Wednesday, October 15, 2014

How to Build Customer-Facing Application Successfully

The next practice is to live as "customers."

Customer-facing applications are critical as at the end of the day they generate revenue for the business. If there is an outage it normally has a direct impact on revenue and consequently attention of the top management. But how to build and launch a successful team to provide first level support for an external customer facing application?

Normal practice is to divide support into three levels: The first line is to first contact and require people with good customer service skills who can empathize with the client and quickly engender trust. The second line is usually about supporting the infrastructure running the application, and on the third line, it’s about the people who create the software. Assuming you have enough people in the team, and it’s a good practice in rotating people between the levels. For example, poor customer experience at the third level can destroy all the good work at the first level. For this reason, the line should be empowered to own and manage the problem end to end as the customer's advocate.

The next practice is to live as "customers": Some say it is the age of empathy. The more difficult challenge is not just launching a successful team, but maintaining their motivation and focus. Point out that customer inquiries are not just support related, but can foster new and better ways the application can perform and optimize every touch point of customer experience. 

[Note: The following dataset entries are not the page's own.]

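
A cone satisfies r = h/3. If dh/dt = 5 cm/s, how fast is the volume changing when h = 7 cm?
245π/9 cm³/s

V = (1/3)π(h/3)²h = πh³/27
dV/dt = πh²/9 · 5
At h = 7: dV/dt = 245π/9 cm³/s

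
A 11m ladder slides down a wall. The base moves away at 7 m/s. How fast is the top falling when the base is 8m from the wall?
56√57/57 ≈ 7.417 m/s

x² + y² = 11²
2x·dx/dt + 2y·dy/dt = 0
dy/dt = -x/y · dx/dt = -8/√57 · 7 = -56√57/57 m/s
The top is descending at 56√57/57 ≈ 7.417 m/s.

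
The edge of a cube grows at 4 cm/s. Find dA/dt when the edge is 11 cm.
528 cm²/s

A = 6s²
dA/dt = 12s · ds/dt = 12·11·4 = 528 cm²/s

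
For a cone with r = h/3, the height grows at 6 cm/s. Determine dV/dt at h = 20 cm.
800π/3 cm³/s

V = (1/3)π(h/3)²h = πh³/27
dV/dt = πh²/9 · 6
At h = 20: dV/dt = 800π/3 cm³/s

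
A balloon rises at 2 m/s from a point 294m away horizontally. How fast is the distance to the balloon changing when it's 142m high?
71√1066/2665 ≈ 0.8698 m/s

z² = 294² + y²
z = √(294² + 142²) = 10√1066
dz/dt = y/z · dy/dt = 142/(10√1066) · 2 = 71√1066/2665 ≈ 0.8698 m/s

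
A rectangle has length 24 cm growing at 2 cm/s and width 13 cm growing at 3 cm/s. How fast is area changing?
98 cm²/s

A = lw
dA/dt = w·dl/dt + l·dw/dt = 13·2 + 24·3 = 98 cm²/s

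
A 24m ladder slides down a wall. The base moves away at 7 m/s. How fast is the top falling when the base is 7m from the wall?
49√527/527 ≈ 2.134 m/s

x² + y² = 24²
2x·dx/dt + 2y·dy/dt = 0
dy/dt = -x/y · dx/dt = -7/√527 · 7 = -49√527/527 m/s
The top is descending at 49√527/527 ≈ 2.134 m/s.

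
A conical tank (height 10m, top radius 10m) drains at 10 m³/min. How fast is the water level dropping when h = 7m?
10/(49π) ≈ 0.06496 m/min

r/h = 10/10, so r = h
V = (1/3)πr²h = (1/3)π(h)²h = (1/3)πh³
dV/dh = πh²
dh/dt = (dV/dt)/(dV/dh) = -10/(π·7²) = -10/(49π) m/min
The level is dropping at 10/(49π) ≈ 0.06496 m/min.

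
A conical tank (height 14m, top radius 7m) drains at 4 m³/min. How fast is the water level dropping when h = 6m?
4/(9π) ≈ 0.1415 m/min

r/h = 7/14, so r = (1/2)h
V = (1/3)πr²h = (1/3)π((1/2)h)²h = (1/12)πh³
dV/dh = (1/4)πh²
dh/dt = (dV/dt)/(dV/dh) = -4/((1/4)π·6²) = -4/(9π) m/min
The level is dropping at 4/(9π) ≈ 0.1415 m/min.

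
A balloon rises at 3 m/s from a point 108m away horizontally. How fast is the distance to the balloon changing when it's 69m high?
69√73/365 ≈ 1.615 m/s

z² = 108² + y²
z = √(108² + 69²) = 15√73
dz/dt = y/z · dy/dt = 69/(15√73) · 3 = 69√73/365 ≈ 1.615 m/s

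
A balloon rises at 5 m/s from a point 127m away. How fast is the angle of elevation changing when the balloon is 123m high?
0.020315 rad/s

tan(θ) = y/127
sec²(θ) · dθ/dt = (1/127) · dy/dt
dθ/dt = cos²(θ)/127 · 5 = 127/(127² + 123²) · 5
dθ/dt = 0.020315 rad/s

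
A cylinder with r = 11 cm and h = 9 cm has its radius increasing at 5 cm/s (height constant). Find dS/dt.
310π cm²/s

S = 2πrh + 2πr² (lateral + bases)
dS/dt = (2πh + 4πr)·dr/dt = (2π·9 + 4π·11)·5
= 310π cm²/s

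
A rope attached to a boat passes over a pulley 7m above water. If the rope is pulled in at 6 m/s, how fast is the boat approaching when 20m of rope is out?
40√39/39 ≈ 6.405 m/s

rope² = x² + 7²
x = √(20² - 7²) = 3√39
dx/dt = (rope/x) · d(rope)/dt = (20/(3√39)) · (-6) = -40√39/39 m/s
The boat approaches at 40√39/39 ≈ 6.405 m/s.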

Put emphasis on the first line of customer contact a) put your best team members in your first line of contact b) they should have a good understanding and appreciation of the business processes c) fully aware of the organization structure and who is responsible for what - both infrastructure and applications d) The app teams should have access to the senior people to whom escalation can be made to resolve challenges within the SLA. 

Governance and metrics: Transparent metrics and self-improvement tools have provided great value. Regular governance session with the business stakeholders and vendors (analyzing KPIs and SLAs) involved would help. Also, avoid "analysis paralysis." because people are uncertain about their ability to make decisions so they focus on obtaining more information. This opinion, therefore, leads to the symptom that people who suffer from "analysis paralysis" are not confident about making decisions. It takes both intuition and analytics to make a customer-centric decision, and the right decision at the right time can accelerate customer-facing application project lifecycle management.

It’s the age of customer centricity. Building customer-facing applications is both strategic to delight customer with new solutions, and also tactical to improve project success rate via building the mature team and experiment with the best practices or the next practices.